If you track the tech media these days, you would think the Venture Capital (VC) was this sexy, explosive industry with fantastic results and rocket-like growth. You would be wrong. The facts are that the VC industry is shrinking and over the past decade has delivered sub-par returns.
In fact, a quiet attack is building on the VC industry. Entrepreneurs and tech-company executives I have been speaking to lately have turned up their griping about VC investing, pointing out that it's dysfunctional and overrated. They point to lukewarm returns and question the value of spending time with VCs who are famously good at wasting time.
One very successful Boston enterpreneur recently went as far as to tell me he thought most VCs were in trouble. The new theme is backed up by data. VC returns over the past 10 years have been dismal, averaging about 7% annually, trailing the results of the S&P 500 Index, which has averaged 8.53% per year, according to Cambridge Associates.

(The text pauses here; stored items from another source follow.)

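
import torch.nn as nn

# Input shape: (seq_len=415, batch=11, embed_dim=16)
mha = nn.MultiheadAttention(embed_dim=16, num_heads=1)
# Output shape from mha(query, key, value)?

Input shape: (415, 11, 16)
Output shape: (415, 11, 16)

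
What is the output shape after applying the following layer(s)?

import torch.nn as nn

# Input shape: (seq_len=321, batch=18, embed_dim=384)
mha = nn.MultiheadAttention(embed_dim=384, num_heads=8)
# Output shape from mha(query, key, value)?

Input shape: (321, 18, 384)
Output shape: (321, 18, 384)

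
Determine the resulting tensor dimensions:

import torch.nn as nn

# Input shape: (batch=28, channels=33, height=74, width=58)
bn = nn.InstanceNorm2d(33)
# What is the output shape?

Input shape: (28, 33, 74, 58)
Output shape: (28, 33, 74, 58)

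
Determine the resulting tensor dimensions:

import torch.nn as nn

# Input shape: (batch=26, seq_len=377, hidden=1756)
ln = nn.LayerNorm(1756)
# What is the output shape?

Input shape: (26, 377, 1756)
Output shape: (26, 377, 1756)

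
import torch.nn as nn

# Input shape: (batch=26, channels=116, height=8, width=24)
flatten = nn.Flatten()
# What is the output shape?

Input shape: (26, 116, 8, 24)
Output shape: (26, 22272)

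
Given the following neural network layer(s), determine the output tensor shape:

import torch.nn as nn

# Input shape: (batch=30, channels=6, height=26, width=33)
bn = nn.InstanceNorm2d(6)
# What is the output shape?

Input shape: (30, 6, 26, 33)
Output shape: (30, 6, 26, 33)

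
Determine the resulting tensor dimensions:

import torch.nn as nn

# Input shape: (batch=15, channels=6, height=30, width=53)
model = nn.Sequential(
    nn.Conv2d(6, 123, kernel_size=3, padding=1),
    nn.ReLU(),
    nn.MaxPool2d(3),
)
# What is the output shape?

Input shape: (15, 6, 30, 53)
  -> after Conv2d: (15, 123, 30, 53)
  -> after ReLU: (15, 123, 30, 53)
Output shape: (15, 123, 10, 17)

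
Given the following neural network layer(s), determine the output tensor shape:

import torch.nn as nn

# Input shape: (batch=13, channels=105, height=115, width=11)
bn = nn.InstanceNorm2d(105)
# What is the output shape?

Input shape: (13, 105, 115, 11)
Output shape: (13, 105, 115, 11)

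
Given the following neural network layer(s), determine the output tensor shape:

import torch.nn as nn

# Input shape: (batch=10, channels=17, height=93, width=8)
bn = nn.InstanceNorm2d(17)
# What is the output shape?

Input shape: (10, 17, 93, 8)
Output shape: (10, 17, 93, 8)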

Nearly $200 billion is invested in VC funds, according to the National Venture Capital Assocation, mostly by large pension funds and educational institutions. So, this brings up the question: If you are a large pension fund and you are investing in VC funds because they have more risk and potentially larger returns, what would you say when you find out their results are trailing the S&P 500 Index? And why would you continue this investment, other than for diversification?
The media and public seem to be quietly turning up the heat, as well. If you want to understand the gist of what they are talking about, just watch this hilarious parody video of VCs interviewing historical entreprenedur Nikola Tesla.
Last year, the Kauffman Foundation, which invests in VC, took on the VC industrial complex, pointing out its poor returns over the last decade. "Venture capital (VC) has delivered poor returns for more than a decade," said the report. "VC returns haven’t significantly outperformed the public market since the late 1990s, and, since 1997, less cash has been returned to investors than has been invested in VC."
Then there's this: The VC industry has actually been shrinking for years. The number of VC firms has dropped about 25% percent since 2000, according to the The National Venture Capital Association.
In their defense, VC returns are still outstanding over a 20-year and 25-year period, but the problem with that is it includes results of the great technology bubble of the 1990s, in which huge numbers of tech companies were floated at outrageous valuations. The VCs made off like bandits, but the grandmas investing in tech IPOs didn't do so well.
How does one quantify the effect of the tech bubble on the favorable 20-year results of VC industry? Was that period simply an anomaly that made VC investing look interesting? The bottom line: The data is erratic and has a short history, so it does not really inspire confidence. It's impossible to tell whether these guys are good or whether investing in a VC fund is the same as throwing money on the roulette wheel.
Rather than looking at VC investing as some sort of sexy, exclusive pursuit, maybe we should look at it as just another bucket of investment statistics -- throw a bunch of money in there, and let's look at the averages. You are, after all, investing in a bunch of young startups, so you might get lucky.
It's true that a few top-tier firms have done really well cashing in the recent crop of IPOs, including Accel Partners, Sequoia Capital, Andreessen Horowitz, and Greylock Partners, which was recently profiled in this interesting Bloomberg BusinessWeek article. Some VCs were fortunate to find themselves in recent IPO giant Facebook (FB). Greylock was invested in Facebook (FB), LinkedIn (LNKD), Pandora Media (P), Workday (WDAY), and Palo Alto Networks (PANW). That seems like more than luck.
The tricky part is sorting out whether individual VC investment funds are winning because of "survivorship bias" (they lucked into the right IPOs) or skill. The VC industry is secretive which makes analyzing it even more difficult. Imagine trying to analyze the mutual-fund industry without any performance data.
I would expect to see more scrutiny on the VC industry and its returns as a whole as this trend continues. The process is slow, because of the way VC funds are structured. Typically they operate over a long term -- usually about 10 years -- so investors often can't analyze their results until they've been in the fund for a decade.
Because we are coming up on a cycle in which decade-old funds performed poorly -- as proven by the data -- the big pension funds that invest in VC funds because of their alleged potential for outsized returns are going to start having second thoughts.